Susan Sontag wrote, “there is no such thing as collective memory—part of the same family of spurious notions as collective guilt. But there is collective instruction.”  Collective instruction has been weaponized against the Palestinians—quite literally, in the case of textbooks for Palestinian children, Israel has attempted to erase information about the Nakba (banning the word itself) and the histories of expelled Palestinian villages. But Palestinians have resisted. The land and the remnants of villages, like the “ghost homes” of Lifta, are proof. But, more importantly, the people living under occupation carry the living proof with them through their daily resistance. As long as people are forced to bear witness to daily injustice, there cannot be just peace.
Commenting in the context of resistance to fascism, Walter Benjamin wrote, “The tradition of the oppressed teaches us that the ‘state of emergency’ in which we live is not the exception but the rule.”  The “state of emergency” in which Palestinians are forced to live is the only proof we should need that the occupation, and continued dispossession of land, cannot go on. Justice, and peace, are always political, and always emerge out of a historical reality. Until this justice is achieved, like Hanthala, present generations, and generations to come, will be watching and resisting.

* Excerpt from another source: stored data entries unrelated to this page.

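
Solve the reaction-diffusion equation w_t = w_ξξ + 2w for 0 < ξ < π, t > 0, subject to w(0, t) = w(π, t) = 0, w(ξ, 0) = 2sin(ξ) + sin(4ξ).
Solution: Substitute w = exp(2t)u, i.e. u = exp(-2t)w.
By the product rule, w_t = exp(2t)(u_t + 2u), w_ξξ = exp(2t)u_ξξ.
Substituting into the PDE and dividing by exp(2t): u_t + 2u = u_ξξ + 2u.
The lower-order terms cancel, leaving the standard heat equation u_t = u_ξξ.
Initial data for u: u(ξ,0) = w(ξ,0) = 2sin(ξ) + sin(4ξ). The boundary conditions carry over: u(0,t) = u(π,t) = 0.
Solve for u:
  Using separation of variables u = X(ξ)T(t):
  Eigenfunctions: sin(nξ), n = 1, 2, 3, ...
  General solution: u(ξ, t) = Σ c_n sin(nξ) exp(-n² t)
  Matching u(ξ,0) = 2sin(ξ) + sin(4ξ) term by term: c_1=2, c_4=1.
Hence u(ξ,t) = 2exp(-t)sin(ξ) + exp(-16t)sin(4ξ).
Transform back: w(ξ,t) = exp(2t)u(ξ,t).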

 Egoz, Shelley. “Deconstructing the Hegemony of Nationalist Narratives through Landscape Architecture,” Landscape Research 33, no. 1 (2008): 29–50.
 Rilke, Rainer Maria. Rilke's Book of Hours. Translated by Anita Barrows and Joanna Macy. New York: Riverhead Books, 2005. See page 51.
 Arendt, Hannah. The Origins of Totalitarianism. New York: Houghton Mifflin Harcourt, 1968. First published 1951. Page references are to the 1968 edition. See pages 297–299.
 Malkki, Liisa. “Children, Humanity and the Infantilization of Peace.” In In the Name of Humanity: the Government of Threat and Care, edited by Ilana Feldman and Miriam Iris Ticktin, 58–85. Durham: Duke University Press, 2010. See pages 64–65.
 Sontag, Susan. Regarding the Pain of Others. New York: Farrar, Straus and Giroux, 2003. See page 85.
 Benjamin, Walter. Illuminations. Edited by Hannah Arendt. Translated by Harry Zohn. New York: Schocken Books, 1969. See page 257.